In a pending Supreme Court case, the Biden administration and several prominent, leftist civil-rights groups piled on criticism of the California attorney general’s office over its cavalier mishandling of donor data.
The crux of the issue in Americans for Prosperity Foundation v. Becerra and a companion case from the Thomas More Law Center is the radical blue state’s policy of refusing to follow federal law by keeping donor databases private.
In a recent amicus brief, Biden’s Justice Department lawyers came out in support of the two conservative groups, who were appealing the decision by the radical leftist Ninth Circuit Court to uphold the practices, begun under former Gov. Jerry Brown.
They criticized the state for allowing private Schedule B donor rolls that nonprofit groups were obliged to report to be easily accessed by outside parties, saying the “respondent’s ‘history’ of not ‘maintain[ing] Schedule B information as securely as it should have raises a serious concern.”
They also warned of the potential for violating individual free speech rights by creating a chilling effect on those who fear retaliation for their support of a given cause.
“[T]he overall deterrent effect on the exercise of First Amendment rights should be assessed as a function of both variables: the probability of public disclosure and the severity of the harms such disclosure could produce,” said the brief.
The only problem: Those attorneys general happened to be current Vice President Kamala Harris and Xavier Becerra, the current AG who is nominated to be Biden’s secretary of Health and Human Services.
In California, the result has been the targeting of conservative donors, who risk getting canceled or blacklisted simply for their support of the party and its mainstream causes.
Nonetheless, the precedent for the case is based in a civil-rights-era ruling where social-justice activists feared retaliation.
And on a national level, several radical leftist organizations have come out against the practice, including the NAACP, ACLU, PETA and the Council on American–Islamic Relations.

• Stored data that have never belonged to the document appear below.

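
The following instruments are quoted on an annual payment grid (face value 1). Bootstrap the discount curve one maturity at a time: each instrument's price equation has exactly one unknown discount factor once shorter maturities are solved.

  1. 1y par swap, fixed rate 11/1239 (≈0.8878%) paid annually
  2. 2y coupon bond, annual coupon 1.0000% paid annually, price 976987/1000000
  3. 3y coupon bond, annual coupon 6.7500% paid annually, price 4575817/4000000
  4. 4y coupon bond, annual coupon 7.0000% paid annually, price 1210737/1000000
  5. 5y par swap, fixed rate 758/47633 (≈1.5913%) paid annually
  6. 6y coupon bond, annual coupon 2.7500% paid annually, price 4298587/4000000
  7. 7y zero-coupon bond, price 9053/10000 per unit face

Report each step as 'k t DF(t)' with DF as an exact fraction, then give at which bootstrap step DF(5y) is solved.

step 1 [1y] swap r/1=11/1239: DF=(1 − 11/1239·(0))/(1+11/1239) = 1239/1250 ≈ 0.991200
step 2 [2y] bond c/1=1/100: DF=(976987/1000000 − 1/100·(0.991200))/(1+1/100) = 383/400 ≈ 0.957500
step 3 [3y] bond c/1=27/400: DF=(4575817/4000000 − 27/400·(0.991200+0.957500))/(1+27/400) = 2371/2500 ≈ 0.948400
step 4 [4y] bond c/1=7/100: DF=(1210737/1000000 − 7/100·(0.991200+0.957500+0.948400))/(1+7/100) = 471/500 ≈ 0.942000
step 5 [5y] swap r/1=758/47633: DF=(1 − 758/47633·(0.991200+0.957500+0.948400+0.942000))/(1+758/47633) = 4621/5000 ≈ 0.924200
step 6 [6y] bond c/1=11/400: DF=(4298587/4000000 − 11/400·(0.991200+0.957500+0.948400+0.942000+0.924200))/(1+11/400) = 574/625 ≈ 0.918400
step 7 [7y] zero: DF = P = 9053/10000 ≈ 0.905300

1 1 1239/1250
2 2 383/400
3 3 2371/2500
4 4 471/500
5 5 4621/5000
6 6 574/625
7 7 9053/10000
DF(5y) is solved at step 5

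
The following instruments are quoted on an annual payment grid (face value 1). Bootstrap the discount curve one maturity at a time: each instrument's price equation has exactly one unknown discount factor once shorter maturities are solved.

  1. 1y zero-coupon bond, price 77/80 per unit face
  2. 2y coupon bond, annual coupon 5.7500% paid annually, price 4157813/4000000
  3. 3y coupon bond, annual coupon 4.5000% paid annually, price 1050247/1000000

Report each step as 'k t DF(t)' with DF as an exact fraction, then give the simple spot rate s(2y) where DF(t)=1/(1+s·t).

1 1 77/80
2 2 4653/5000
3 3 1847/2000
s(2y) = (1/(4653/5000) − 1)/(2) = 347/9306 ≈ 3.7288%

step 1 [1y] zero: DF = P = 77/80 ≈ 0.962500
step 2 [2y] bond c/1=23/400: DF=(4157813/4000000 − 23/400·(0.962500))/(1+23/400) = 4653/5000 ≈ 0.930600
step 3 [3y] bond c/1=9/200: DF=(1050247/1000000 − 9/200·(0.962500+0.930600))/(1+9/200) = 1847/2000 ≈ 0.923500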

“The disclosure law at issue here, at least as it has been implemented by California, risks undermining the freedom to associate for expressive purposes,” wrote the NAACP in its amicus brief, according to the National Review.
“That freedom … is fundamental to our democracy,” it continued. ” … In light of California’s record of inadvertently publicizing these sensitive documents, its demand should be treated as a de facto public disclosure requirement.”

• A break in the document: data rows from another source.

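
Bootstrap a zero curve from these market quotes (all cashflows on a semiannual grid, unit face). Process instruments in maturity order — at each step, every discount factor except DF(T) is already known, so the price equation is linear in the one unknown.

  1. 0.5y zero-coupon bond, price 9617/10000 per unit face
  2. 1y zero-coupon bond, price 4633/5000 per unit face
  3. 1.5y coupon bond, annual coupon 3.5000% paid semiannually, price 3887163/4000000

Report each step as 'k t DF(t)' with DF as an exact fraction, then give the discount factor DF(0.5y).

step 1 [0.5y] zero: DF = P = 9617/10000 ≈ 0.961700
step 2 [1y] zero: DF = P = 4633/5000 ≈ 0.926600
step 3 [1.5y] bond c/2=7/400: DF=(3887163/4000000 − 7/400·(0.961700+0.926600))/(1+7/400) = 4613/5000 ≈ 0.922600

1 1/2 9617/10000
2 1 4633/5000
3 3/2 4613/5000
DF(0.5y) = 9617/10000 ≈ 0.961700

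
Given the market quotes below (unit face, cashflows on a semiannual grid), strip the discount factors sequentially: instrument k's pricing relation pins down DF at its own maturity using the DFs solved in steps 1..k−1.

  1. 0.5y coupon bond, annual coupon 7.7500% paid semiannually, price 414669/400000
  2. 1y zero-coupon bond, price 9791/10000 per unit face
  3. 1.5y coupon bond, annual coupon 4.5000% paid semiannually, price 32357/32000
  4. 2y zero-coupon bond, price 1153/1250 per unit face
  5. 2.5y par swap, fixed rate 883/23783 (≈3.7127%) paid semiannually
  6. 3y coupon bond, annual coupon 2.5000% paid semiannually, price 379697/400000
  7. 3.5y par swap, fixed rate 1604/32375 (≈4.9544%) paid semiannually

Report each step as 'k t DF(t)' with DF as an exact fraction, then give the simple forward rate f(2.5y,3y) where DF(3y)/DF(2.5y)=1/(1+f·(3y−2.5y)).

1 1/2 499/500
2 1 9791/10000
3 3/2 4727/5000
4 2 1153/1250
5 5/2 9117/10000
6 3 2197/2500
7 7/2 2099/2500
f(2.5y,3y) = ((9117/10000)/(2197/2500) − 1)/(1/2) = 329/4394 ≈ 7.4875%

step 1 [0.5y] bond c/2=31/800: DF=(414669/400000 − 31/800·(0))/(1+31/800) = 499/500 ≈ 0.998000
step 2 [1y] zero: DF = P = 9791/10000 ≈ 0.979100
step 3 [1.5y] bond c/2=9/400: DF=(32357/32000 − 9/400·(0.998000+0.979100))/(1+9/400) = 4727/5000 ≈ 0.945400
step 4 [2y] zero: DF = P = 1153/1250 ≈ 0.922400
step 5 [2.5y] swap r/2=883/47566: DF=(1 − 883/47566·(0.998000+0.979100+0.945400+0.922400))/(1+883/47566) = 9117/10000 ≈ 0.911700
step 6 [3y] bond c/2=1/80: DF=(379697/400000 − 1/80·(0.998000+0.979100+0.945400+0.922400+0.911700))/(1+1/80) = 2197/2500 ≈ 0.878800
step 7 [3.5y] swap r/2=802/32375: DF=(1 − 802/32375·(0.998000+0.979100+0.945400+0.922400+0.911700+0.878800))/(1+802/32375) = 2099/2500 ≈ 0.839600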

Among the groups expressing concern over Harris’s and Becerra’s eagerness to dox them was a pair of advocacy groups for Chinese dissidents, founded by survivors of the 1989 Tiananmen Square massacre.

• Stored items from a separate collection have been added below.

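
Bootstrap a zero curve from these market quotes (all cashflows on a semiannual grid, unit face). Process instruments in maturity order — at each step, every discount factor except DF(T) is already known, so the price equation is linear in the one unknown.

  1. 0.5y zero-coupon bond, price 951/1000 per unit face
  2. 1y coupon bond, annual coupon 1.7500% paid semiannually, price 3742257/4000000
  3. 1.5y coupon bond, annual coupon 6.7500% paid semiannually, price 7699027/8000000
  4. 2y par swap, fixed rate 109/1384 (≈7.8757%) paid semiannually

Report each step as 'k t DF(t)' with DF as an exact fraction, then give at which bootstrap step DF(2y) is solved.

1 1/2 951/1000
2 1 1149/1250
3 3/2 8699/10000
4 2 8583/10000
DF(2y) is solved at step 4

step 1 [0.5y] zero: DF = P = 951/1000 ≈ 0.951000
step 2 [1y] bond c/2=7/800: DF=(3742257/4000000 − 7/800·(0.951000))/(1+7/800) = 1149/1250 ≈ 0.919200
step 3 [1.5y] bond c/2=27/800: DF=(7699027/8000000 − 27/800·(0.951000+0.919200))/(1+27/800) = 8699/10000 ≈ 0.869900
step 4 [2y] swap r/2=109/2768: DF=(1 − 109/2768·(0.951000+0.919200+0.869900))/(1+109/2768) = 8583/10000 ≈ 0.858300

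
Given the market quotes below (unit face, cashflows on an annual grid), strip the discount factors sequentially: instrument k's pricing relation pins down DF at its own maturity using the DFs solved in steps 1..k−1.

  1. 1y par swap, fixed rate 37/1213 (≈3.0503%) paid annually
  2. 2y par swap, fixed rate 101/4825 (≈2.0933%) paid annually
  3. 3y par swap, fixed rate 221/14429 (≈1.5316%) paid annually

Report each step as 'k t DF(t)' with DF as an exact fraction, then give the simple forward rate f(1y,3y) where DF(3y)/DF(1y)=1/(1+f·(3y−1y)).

1 1 1213/1250
2 2 2399/2500
3 3 4779/5000
f(1y,3y) = ((1213/1250)/(4779/5000) − 1)/(2) = 73/9558 ≈ 0.7638%

step 1 [1y] swap r/1=37/1213: DF=(1 − 37/1213·(0))/(1+37/1213) = 1213/1250 ≈ 0.970400
step 2 [2y] swap r/1=101/4825: DF=(1 − 101/4825·(0.970400))/(1+101/4825) = 2399/2500 ≈ 0.959600
step 3 [3y] swap r/1=221/14429: DF=(1 − 221/14429·(0.970400+0.959600))/(1+221/14429) = 4779/5000 ≈ 0.955800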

They noted that the lists were not only accessible to those in the US, where voter-intimidation tactics were largely nonviolent, but also to the Chinese Communist Party, which has not hesitated to punish donors still residing in the totalitarian nation.
“Nearly all of Citizen Power Initiatives’ donors and potential donors have significant ties to China—family, business, citizenship—and are vulnerable to all manner of coercion,” wrote one group.
“In 2019, China imprisoned one consistent major donor who is based in the country and had yearly travels to the United States,” it continued. “Another major donor discontinued his support after learning that the Chinese government had discovered his donations. … People’s lives and livelihoods are at stake.”
Becerra has come under fire during his confirmation hearings, not only because of his lack of experience in the health field, but also his unabashedly leftist views.
He has used his role in the AG’s office to launch attacks on conservative groups, including near constant efforts to undermine the Trump administration’s agenda.
In his own court filing responding to the petition, he scoffed at the notion that “any claim that California’s requirement could lead to public harassment or other negative consequences.”
But the Justice Department threw down the evidence, noting that he and Harris both had threatened non-compliant groups who resisted disclosing their donors.
“Charitable organizations that fail to comply are not merely denied a subsidy but also barred from operating and fundraising in the State. . . . [Becerra] has not sought to defend
California’s Schedule B disclosure requirement as a condition on governmental subsidies” it noted.
“When petitioners did not comply with the requirement,” the DOJ continued, Harris had “informed them not only that they might lose their state tax exemptions but also that they could be barred from operating or soliciting contributions in California.”
In spite of the concerns over donor privacy rights, congressional Democrats have included in their controversial HR1 election overhaul provisions that would further force private donors into public.